DESCRIPTION (provided by applicant): Circadian rhythms provide organisms with an adaptive advantage, enhancing the health and fitness of individuals by ensuring that diverse physiological processes occur at the most appropriate times of day. The long-term objective of this proposal is to understand the molecular basis of circadian rhythms in eukaryotic cells. We have identified key regulators of the circadian clock in our previous studies, and will now use genomic, biochemical, genetic, and mathematical modeling approaches to appropriately place these proteins in the circadian system. We will conduct our studies in Arabidopsis thaliana, a model plant that is uniquely well-suited for these experiments due to its compact genome, extensive genetic and genomic resources, and ability to tolerate mutations in chromatin regulatory pathways that are lethal to other complex eukaryotes. We will first use genomic, biochemical, and genetic approaches to characterize the role of a protein conserved across eukaryotes (but of unknown biochemical function) in the regulation of chromatin. We anticipate this work will generate insights into mechanisms governing chromatin organization and thus gene expression in diverse eukaryotes. Next, we will use genetic and biochemical techniques to investigate the roles of a family of related transcription factors in the workings of the circadian oscillator. In the process, we will test predictions made by a mathematical model, evaluating how well this model describes the regulatory relationships that drive the clock. Finally, we will modify an existing competitive chromatin immunoprecipitation protocol to investigate how the binding dynamics of antagonistic transcription factors to chromatin shape the dynamic regulation of gene expression in vivo. These experiments will reveal general principles governing the temporal regulation of gene expression and thus will be applicable to many organisms and processes. Our exploration of shared mechanisms that control circadian clock function in diverse organisms will increase our understanding of how clocks function in humans and shed light on how they promote human health and welfare.

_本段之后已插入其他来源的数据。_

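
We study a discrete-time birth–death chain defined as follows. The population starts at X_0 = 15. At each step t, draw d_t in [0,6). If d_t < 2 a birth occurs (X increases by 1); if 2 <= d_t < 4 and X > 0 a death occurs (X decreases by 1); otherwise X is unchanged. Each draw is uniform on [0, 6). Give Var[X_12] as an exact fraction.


8

X can drop by at most 1 per step and X_0 = 15 > T = 12, so X_t >= 15 − t >= 3 > 0 for every t <= 12: the floor at 0 (the 'and X > 0' condition) never binds. Hence X_12 = X_0 + Σ_{t<12} Y_t with i.i.d. increments Y_t = y(d_t) ∈ {+1, −1, 0}.
Outcome values over d=0..5: [1, 1, -1, -1, 0, 0]
Σy = 0, Σy² = 4, M = 6
μ = 0/6 = 0,  σ² = 4/6 − (0)² = 2/3
Independent increments: Var[X_12] = 12·σ² = 12·(2/3) = 8


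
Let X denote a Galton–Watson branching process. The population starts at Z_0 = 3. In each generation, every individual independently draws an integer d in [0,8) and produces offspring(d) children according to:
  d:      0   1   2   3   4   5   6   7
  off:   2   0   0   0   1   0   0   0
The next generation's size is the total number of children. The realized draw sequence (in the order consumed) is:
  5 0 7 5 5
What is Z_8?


gen 0: Z_0=3, draws=[5, 0, 7], offspring=[0, 2, 0], Z_1=2
gen 1: Z_1=2, draws=[5, 5], offspring=[0, 0], Z_2=0
gen 2: Z_2=0, draws=[], offspring=[], Z_3=0
gen 3: Z_3=0, draws=[], offspring=[], Z_4=0
gen 4: Z_4=0, draws=[], offspring=[], Z_5=0
gen 5: Z_5=0, draws=[], offspring=[], Z_6=0
gen 6: Z_6=0, draws=[], offspring=[], Z_7=0
gen 7: Z_7=0, draws=[], offspring=[], Z_8=0

0


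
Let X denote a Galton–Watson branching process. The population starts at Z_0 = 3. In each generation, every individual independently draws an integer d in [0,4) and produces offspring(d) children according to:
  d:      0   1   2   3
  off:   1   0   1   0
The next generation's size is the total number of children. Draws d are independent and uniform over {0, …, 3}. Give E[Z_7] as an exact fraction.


3/128

Outcome values over d=0..3: [1, 0, 1, 0]
Σy = 2, Σy² = 2, M = 4
μ = 2/4 = 1/2,  σ² = 2/4 − (1/2)² = 1/4
E[Z_0] = 3
E[Z_1] = 1/2·E[Z_0] = 3/2
E[Z_2] = 1/2·E[Z_1] = 3/4
E[Z_3] = 1/2·E[Z_2] = 3/8
E[Z_4] = 1/2·E[Z_3] = 3/16
E[Z_5] = 1/2·E[Z_4] = 3/32
E[Z_6] = 1/2·E[Z_5] = 3/64
E[Z_7] = 1/2·E[Z_6] = 3/128


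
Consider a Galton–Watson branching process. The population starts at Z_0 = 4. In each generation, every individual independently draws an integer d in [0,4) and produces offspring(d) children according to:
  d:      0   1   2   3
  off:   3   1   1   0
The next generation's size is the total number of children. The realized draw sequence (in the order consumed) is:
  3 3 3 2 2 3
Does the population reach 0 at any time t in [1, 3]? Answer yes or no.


gen 0: Z_0=4, draws=[3, 3, 3, 2], offspring=[0, 0, 0, 1], Z_1=1
gen 1: Z_1=1, draws=[2], offspring=[1], Z_2=1
gen 2: Z_2=1, draws=[3], offspring=[0], Z_3=0

yes


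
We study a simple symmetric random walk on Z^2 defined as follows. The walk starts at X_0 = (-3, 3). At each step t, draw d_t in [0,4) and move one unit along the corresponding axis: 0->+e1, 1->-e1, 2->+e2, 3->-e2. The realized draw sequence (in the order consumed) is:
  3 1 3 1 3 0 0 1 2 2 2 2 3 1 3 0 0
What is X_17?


(-3, 2)

t=0: X=(-3, 3), d=3 → -e2, X_1=(-3, 2)
t=1: X=(-3, 2), d=1 → -e1, X_2=(-4, 2)
t=2: X=(-4, 2), d=3 → -e2, X_3=(-4, 1)
t=3: X=(-4, 1), d=1 → -e1, X_4=(-5, 1)
t=4: X=(-5, 1), d=3 → -e2, X_5=(-5, 0)
t=5: X=(-5, 0), d=0 → +e1, X_6=(-4, 0)
t=6: X=(-4, 0), d=0 → +e1, X_7=(-3, 0)
t=7: X=(-3, 0), d=1 → -e1, X_8=(-4, 0)
t=8: X=(-4, 0), d=2 → +e2, X_9=(-4, 1)
t=9: X=(-4, 1), d=2 → +e2, X_10=(-4, 2)
t=10: X=(-4, 2), d=2 → +e2, X_11=(-4, 3)
t=11: X=(-4, 3), d=2 → +e2, X_12=(-4, 4)
t=12: X=(-4, 4), d=3 → -e2, X_13=(-4, 3)
t=13: X=(-4, 3), d=1 → -e1, X_14=(-5, 3)
t=14: X=(-5, 3), d=3 → -e2, X_15=(-5, 2)
t=15: X=(-5, 2), d=0 → +e1, X_16=(-4, 2)
t=16: X=(-4, 2), d=0 → +e1, X_17=(-3, 2)


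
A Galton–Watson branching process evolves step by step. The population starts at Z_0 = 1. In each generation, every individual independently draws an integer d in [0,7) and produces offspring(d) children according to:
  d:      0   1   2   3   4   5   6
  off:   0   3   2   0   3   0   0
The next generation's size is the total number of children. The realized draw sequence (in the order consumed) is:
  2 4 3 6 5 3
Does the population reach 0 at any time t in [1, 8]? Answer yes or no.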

描述（由申请人提供）：昼夜节律为有机体提供适应性优势，通过确保在一天中最合适的时间发生多种生理过程，从而增强了个体的健康和适应性。该提议的长期目标是了解真核细胞中昼夜节律的分子基础。我们已经在以前的研究中确定了昼夜节律时钟的关键调节剂，现在将使用基因组，生化，遗传和数学建模方法来适当地将这些蛋白质置于昼夜节律系统中。我们将在拟南芥（Arabidopsis thaliana）进行研究，这是一种模型植物，由于其紧凑的基因组，广泛的遗传和基因组资源，以及能够在染色质调节途径中耐受致死的染色质调节途径中的突变的能力，因此非常适合这些实验。我们将首先使用基因组，生化和遗传方法来表征跨真核生物（但生化功能未知的）在染色质调节中保守的作用（但生化功能未知）。我们预计，这项工作将产生有关染色质组织的机制，从而在各种真核生物中的基因表达。接下来，我们将使用遗传和生化技术来研究相关转录因子家族在昼夜节律中的作用 振荡器。在此过程中，我们将测试通过数学模型做出的预测，以评估该模型描述驱动时钟的调节关系的程度。最后，我们将修改现有的竞争性染色质免疫沉淀方案，以研究拮抗转录因子对染色质的结合动力学如何塑造体内基因表达的动态调节。这些实验将揭示有关基因表达时间调节的一般原则，因此将适用于许多生物体和过程。我们对控制昼夜节律在各种生物中功能的共同机制的探索将增加我们对时钟在人类中的功能的理解，并阐明它们如何促进人类健康和福利。